Il l’assume, mais à la condition de penser, aussi, avec John Dewey qui, en réaction au Public fantôme, avance que les publics s’auto-instituent constamment à partir d’un problème partagé qui les affecte, et qui les conduit à chercher des solutions en adoptant les attitudes expérimentales de l’enquête[2]. En s’inspirant à la fois de John Dewey et de Walter Lippmann, Bruno Latour a transformé son livre Où Atterrir ? Comment s’orienter en politique[3] en Consortium, puis en dispositif pratique de politisation citoyenne par l’enquête. Un dispositif vers lequel j’ai décidé de bifurquer en septembre 2021, parce que le travail de recherche que je réalisais à ce moment-là dans un programme municipal m’y a mené. Une expérience de plus de deux ans au cours de laquelle j’ai pu documenter ses méthodes, son histoire (notamment en partant à la rencontre de ses premiers artisans), sa philosophie, de même que ses premiers effets.

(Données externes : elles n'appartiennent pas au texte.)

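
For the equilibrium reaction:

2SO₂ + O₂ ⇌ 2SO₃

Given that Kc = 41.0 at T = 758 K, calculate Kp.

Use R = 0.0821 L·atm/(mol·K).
K_p = 0.6588

Δn = (moles gaseous products) − (moles gaseous reactants) = -1
T = 758 K; RT = 0.0821 × 758 = 62.2318
Kp = Kc·(RT)^Δn = 41.0 × (62.2318)^-1 = 41.0 × 0.016069 = 0.6588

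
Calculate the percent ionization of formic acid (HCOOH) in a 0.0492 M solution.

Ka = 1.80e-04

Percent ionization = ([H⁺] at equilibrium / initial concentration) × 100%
Percent ionization = 5.87%

Let x = [H⁺]. Ka = x²/(C - x) ⇒ x² + (1.80e-04)x - (1.80e-04)(0.0492) = 0. x = 2.8873e-03. Percent = (2.8873e-03/0.0492) × 100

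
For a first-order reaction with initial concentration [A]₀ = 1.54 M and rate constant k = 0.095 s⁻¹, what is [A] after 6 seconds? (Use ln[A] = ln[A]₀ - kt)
0.8709 M

ln[A] = ln[A]₀ - k·t = ln(1.54) - (0.095)·(6) = 0.4318 - 0.5700 = -0.1382
[A] = e^(-0.1382) = 0.8709 M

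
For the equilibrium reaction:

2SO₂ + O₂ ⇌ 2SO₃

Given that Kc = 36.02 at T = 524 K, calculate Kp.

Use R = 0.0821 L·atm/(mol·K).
K_p = 0.8373

Δn = (moles gaseous products) − (moles gaseous reactants) = -1
T = 524 K; RT = 0.0821 × 524 = 43.0204
Kp = Kc·(RT)^Δn = 36.02 × (43.0204)^-1 = 36.02 × 0.0232448 = 0.8373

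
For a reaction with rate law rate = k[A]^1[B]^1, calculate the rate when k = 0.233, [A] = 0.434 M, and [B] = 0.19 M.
0.01921 M/s

rate = k·[A]^1·[B]^1 = 0.233·(0.434)^1·(0.19)^1 = 0.233·0.434·0.19 = 0.01921 M/s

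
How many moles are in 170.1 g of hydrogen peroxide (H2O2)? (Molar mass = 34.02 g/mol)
Moles = 170.1 g ÷ 34.02 g/mol = 5 mol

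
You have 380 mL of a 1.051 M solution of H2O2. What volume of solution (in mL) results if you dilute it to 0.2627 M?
Using M₁V₁ = M₂V₂:
1.051 × 380 = 0.2627 × V₂
V₂ = (1.051 × 380) / 0.2627 = 1520 mL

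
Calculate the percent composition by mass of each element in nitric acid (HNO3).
H: 1.60%, N: 22.23%, O: 76.17%

Molar mass of HNO3 = 63.02 g/mol
% H = (1 × 1.008) / 63.02 × 100% = 1.008 / 63.02 × 100% = 1.60%
% N = (1 × 14.01) / 63.02 × 100% = 14.01 / 63.02 × 100% = 22.23%
% O = (3 × 16.0) / 63.02 × 100% = 48 / 63.02 × 100% = 76.17%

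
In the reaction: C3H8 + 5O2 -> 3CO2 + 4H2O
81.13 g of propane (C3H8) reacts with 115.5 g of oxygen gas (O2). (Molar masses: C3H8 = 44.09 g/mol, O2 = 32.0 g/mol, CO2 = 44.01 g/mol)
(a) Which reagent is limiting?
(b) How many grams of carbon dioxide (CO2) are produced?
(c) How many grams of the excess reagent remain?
(a) O2, (b) 95.31 g, (c) 49.3 g

Moles of C3H8 = 81.13 g ÷ 44.09 g/mol = 1.8401 mol
Moles of O2 = 115.5 g ÷ 32.0 g/mol = 3.60938 mol
Moles ÷ coefficient: C3H8: 1.8401/1 = 1.84, O2: 3.60938/5 = 0.7219
(a) O2 has the smaller value, so O2 is the limiting reagent.
(b) Moles of CO2 = 3.60938 mol O2 × (3/5) = 2.16563 mol; mass = 2.16563 mol × 44.01 g/mol = 95.31 g
(c) C3H8 consumed = 3.60938 × (1/5) = 0.721875 mol; remaining = 1.8401 − 0.721875 = 1.11822 mol; mass = 1.11822 mol × 44.09 g/mol = 49.3 g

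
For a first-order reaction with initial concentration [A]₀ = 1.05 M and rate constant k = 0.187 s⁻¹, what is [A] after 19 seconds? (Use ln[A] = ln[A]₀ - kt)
0.0301 M

ln[A] = ln[A]₀ - k·t = ln(1.05) - (0.187)·(19) = 0.0488 - 3.5530 = -3.5042
[A] = e^(-3.5042) = 0.0301 M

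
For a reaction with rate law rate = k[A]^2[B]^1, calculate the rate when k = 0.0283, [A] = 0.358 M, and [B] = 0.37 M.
0.001342 M/s

rate = k·[A]^2·[B]^1 = 0.0283·(0.358)^2·(0.37)^1 = 0.0283·0.128164·0.37 = 0.001342 M/s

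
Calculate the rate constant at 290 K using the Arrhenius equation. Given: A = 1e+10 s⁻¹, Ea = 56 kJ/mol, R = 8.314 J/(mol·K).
8.18e-01 s⁻¹

k = A·exp(-Ea/(R·T)) = 1e+10·exp(-56000/(8.314·290)) = 1e+10·exp(-23.2263) = 1e+10·8.1836e-11 = 8.18e-01 s⁻¹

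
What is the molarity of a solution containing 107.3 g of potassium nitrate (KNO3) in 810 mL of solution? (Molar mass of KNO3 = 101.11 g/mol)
Moles of KNO3 = 107.3 g ÷ 101.11 g/mol = 1.06122 mol
Volume = 810 mL = 0.81 L
Molarity = 1.06122 mol ÷ 0.81 L = 1.31 M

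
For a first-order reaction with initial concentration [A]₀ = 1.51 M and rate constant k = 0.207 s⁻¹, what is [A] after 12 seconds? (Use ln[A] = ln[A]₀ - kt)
0.1259 M

ln[A] = ln[A]₀ - k·t = ln(1.51) - (0.207)·(12) = 0.4121 - 2.4840 = -2.0719
[A] = e^(-2.0719) = 0.1259 M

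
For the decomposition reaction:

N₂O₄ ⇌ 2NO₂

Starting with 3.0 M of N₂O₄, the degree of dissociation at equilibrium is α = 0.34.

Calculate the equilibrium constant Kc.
K_c = 2.1018

x = α·[A]₀ = 0.34 × 3.0 = 1.02 M dissociated.
At eq: [N₂O₄] = 3.0 − 1.02 = 1.98 M; [NO₂] = 2x = 2.04 M.
Kc = [NO₂]²/[N₂O₄] = (2.04)²/1.98 = 2.102.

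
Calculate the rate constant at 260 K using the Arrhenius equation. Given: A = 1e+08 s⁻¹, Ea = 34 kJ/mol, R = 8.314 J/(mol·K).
1.48e+01 s⁻¹

k = A·exp(-Ea/(R·T)) = 1e+08·exp(-34000/(8.314·260)) = 1e+08·exp(-15.7288) = 1e+08·1.4759e-07 = 1.48e+01 s⁻¹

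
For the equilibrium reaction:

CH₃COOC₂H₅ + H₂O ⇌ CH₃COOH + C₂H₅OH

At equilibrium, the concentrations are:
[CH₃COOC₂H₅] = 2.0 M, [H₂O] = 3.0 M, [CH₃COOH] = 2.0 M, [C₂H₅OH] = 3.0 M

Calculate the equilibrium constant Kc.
K_c = 1.0000

Kc = ([CH₃COOH] × [C₂H₅OH]) / ([CH₃COOC₂H₅] × [H₂O])
   = ((2.0)·(3.0)) / ((2.0)·(3.0))
   = 6 / 6 = 1.0000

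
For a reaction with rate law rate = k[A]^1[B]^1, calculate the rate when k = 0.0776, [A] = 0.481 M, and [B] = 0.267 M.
0.009966 M/s

rate = k·[A]^1·[B]^1 = 0.0776·(0.481)^1·(0.267)^1 = 0.0776·0.481·0.267 = 0.009966 M/s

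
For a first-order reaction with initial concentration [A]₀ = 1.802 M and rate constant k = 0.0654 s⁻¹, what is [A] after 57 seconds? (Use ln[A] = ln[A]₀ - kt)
0.0433 M

ln[A] = ln[A]₀ - k·t = ln(1.802) - (0.0654)·(57) = 0.5889 - 3.7278 = -3.1389
[A] = e^(-3.1389) = 0.0433 M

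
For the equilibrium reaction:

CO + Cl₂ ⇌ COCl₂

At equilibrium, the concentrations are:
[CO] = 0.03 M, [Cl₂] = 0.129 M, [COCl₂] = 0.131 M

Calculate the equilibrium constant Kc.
K_c = 33.8501

Kc = ([COCl₂]) / ([CO] × [Cl₂])
   = ((0.131)) / ((0.03)·(0.129))
   = 0.131 / 0.00387 = 33.8501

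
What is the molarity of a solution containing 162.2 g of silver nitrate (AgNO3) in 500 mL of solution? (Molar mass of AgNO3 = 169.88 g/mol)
Moles of AgNO3 = 162.2 g ÷ 169.88 g/mol = 0.954792 mol
Volume = 500 mL = 0.5 L
Molarity = 0.954792 mol ÷ 0.5 L = 1.91 M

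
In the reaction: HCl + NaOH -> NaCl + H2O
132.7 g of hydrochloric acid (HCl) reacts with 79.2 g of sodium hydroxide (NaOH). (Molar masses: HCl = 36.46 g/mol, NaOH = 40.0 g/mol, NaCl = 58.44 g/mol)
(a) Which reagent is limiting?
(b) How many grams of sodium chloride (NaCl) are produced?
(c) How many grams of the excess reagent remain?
(a) NaOH, (b) 115.7 g, (c) 60.51 g

Moles of HCl = 132.7 g ÷ 36.46 g/mol = 3.63961 mol
Moles of NaOH = 79.2 g ÷ 40.0 g/mol = 1.98 mol
Moles ÷ coefficient: HCl: 3.63961/1 = 3.64, NaOH: 1.98/1 = 1.98
(a) NaOH has the smaller value, so NaOH is the limiting reagent.
(b) Moles of NaCl = 1.98 mol NaOH × (1/1) = 1.98 mol; mass = 1.98 mol × 58.44 g/mol = 115.7 g
(c) HCl consumed = 1.98 × (1/1) = 1.98 mol; remaining = 3.63961 − 1.98 = 1.65961 mol; mass = 1.65961 mol × 36.46 g/mol = 60.51 g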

Je voudrais ici essayer de traduire la teneur « acteur-réseau » du dispositif Où Atterrir ?
En commençant toutefois par rappeler l’un des propos centraux du livre Où Atterrir ?, à savoir que l’horizon moderne de la globalisation ne repose plus sur aucune réalité terrestre, sur aucun monde habitable viable. La Révolution industrielle a progressivement permis le déploiement mondial d’une activité humaine de production qui a eu pour conséquence de dérégler le thermostat de ce que les géochimistes appellent aujourd’hui la Zone Critique. Cette Zone – que le philosophe anime parfois en la nommant Gaïa en référence à « l’hypothèse-Gaïa » de James Lovelock[4] – a imposé en retour une crise écologique et un risque d’enfer climatique aux humains, mais aussi à de nombreux non humains, et qu’il convient dès lors de regrouper sous le même terme de Terrestres (le concept de Chthulucène, que Donna Haraway propose pour dépasser les « histoires dramatiques » de l’Anthropocène, du Capitalocène et du Plantationocène, n’est pas très loin[5]).
Pour Bruno Latour, cette prise de conscience « écologiste » est incontournable si l’on escompte se libérer du sentiment d’impuissance, et d’indignation, qu’il considère comme caractéristique de la situation démocratique actuelle. Tandis que les citoyens et les citoyennes expriment fréquemment un rejet de la politique gouvernementale et une série d’opinions et de doléances sans prendre le temps de mettre au jour les tenants et les aboutissants de leurs assujettissements, les gouvernements sont pour leur part incapables d’écouter. Un « dialogue de sourds » qui, d’après lui et peut-être au risque de choquer une certaine Gauche, explique la violence caractéristique du mouvement des « Gilets Jaunes », révélateur d’une situation démocratique dans laquelle « la tentation de se plaindre en général et l’impression de ne plus avoir de levier pour modifier sa situation »[6] est prédominante. « “Macron démission”, ça ne veut rien dire : pour mettre qui à la place ? »[7]. Il ne s’agit donc pas de demander aux gens d’exprimer leurs opinions et de débattre (« votre opinion ne nous intéresse pas ! » est d’ailleurs un mantra, à la fois humoristique et rigoureux, du dispositif), il convient plutôt de les inviter, à l’aide de méthodes et d’outils précis, à commencer par ralentir pour décrire les territoires dans lesquels ils vivent.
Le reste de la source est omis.